Auszug aus den Erwägungen:

                      Aus den Erwägungen:

Erwägung 5

    5.- Nach dem Gesagten kann der Beschwerdeführer im vorliegenden Fall
aus der von ihm geltend gemachten Unmassgeblichkeit der Steuermeldung
hinsichtlich des Realisierungszeitpunktes eines Einkommens nichts zu seinen
Gunsten ableiten. Davon, dass der Provisionsanspruch - wenn überhaupt - im
Jahre 1990 entstanden ist, muss vielmehr selbst nach der Darstellung in der
Verwaltungsgerichtsbeschwerde ausgegangen werden. Nachdem sich indessen
schon die Vorinstanz mit der Frage nach der diesbezüglichen Verbindlichkeit
der Steuermeldung und der dazu ergangenen Rechtsprechung auseinandergesetzt
hat und dieser Aspekt in der Verwaltungsgerichtsbeschwerde wiederum
aufgegriffen wird, ist an dieser Stelle näher darauf einzugehen.

    a) In ZAK 1986 S. 582 Erw. 2b erkannte das Eidg.

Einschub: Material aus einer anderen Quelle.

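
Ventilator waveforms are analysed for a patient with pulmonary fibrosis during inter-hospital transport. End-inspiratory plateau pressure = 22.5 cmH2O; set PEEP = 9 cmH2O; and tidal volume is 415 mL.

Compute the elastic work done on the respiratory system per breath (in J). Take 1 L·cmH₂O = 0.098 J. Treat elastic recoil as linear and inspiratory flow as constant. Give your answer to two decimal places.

Elastic work ≈ ½ × (Pplat − PEEP) × Vt = 0.5 × (22.5 − 9) × 0.415 L = 0.5 × 13.5 × 0.415 = 2.801 L·cmH2O.
× 0.098 J/(L·cmH2O) → 0.2745 J.

0.27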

Versicherungsgericht,
dass die Grundsätze über die Verbindlichkeit der Angaben der Steuerbehörden
nach Art. 23 Abs. 4 AHVV auch im Rahmen von Art. 17 lit. d und Art. 23bis
AHVV (in der bis Ende 1994 gültig gewesenen Fassung) anwendbar seien; die
Ausgleichskassen hätten daher bei der Ermittlung eines beitragspflichtigen
Liquidationsgewinnes von den von der Steuerverwaltung festgestellten
Tatsachen auszugehen, zu welchen auch der Zeitpunkt des Eintritts eines
Liquidationsgewinnes gehöre; es bestehe kein hinreichender sachlicher
Grund, für diese Frage eine eigenständige Ermittlungspflicht der
Ausgleichskasse vorzuschreiben. Die Bindungswirkung der Steuermeldung
hinsichtlich des Realisierungszeitpunktes eines Liquidationsgewinnes
bestätigte das Eidg. Versicherungsgericht in der Folge wiederholt (ZAK
1989 S. 549 Erw. 4, AHI 1993 S. 223 Erw. 4b in fine und 232 Erw. 3a).

    In ZAK 1989 S. 307 Erw. 2b befand das Eidg. Versicherungsgericht
weiter, dass die Steuermeldung für die Ausgleichskasse auch in bezug
auf das Kalenderjahr, in welchem der Versicherte ein Einkommen aus einer
nebenberuflichen, gelegentlich ausgeübten selbständigen Erwerbstätigkeit
im Sinne von Art. 22 Abs. 3 AHVV erzielt hat, verbindlich sei, und im
nicht veröffentlichten Urteil B. vom 18. Mai 1992 hielt es fest, dass
die Rechtsprechung in ZAK 1986 S. 582 Erw. 2b und ZAK 1989 S. 307 Erw. 2b
auch bezüglich des Zeitpunkts der Realisierung des Einkommens im Rahmen
der Beitragsfestsetzung nach Art. 22 Abs. 1 AHVV gelte.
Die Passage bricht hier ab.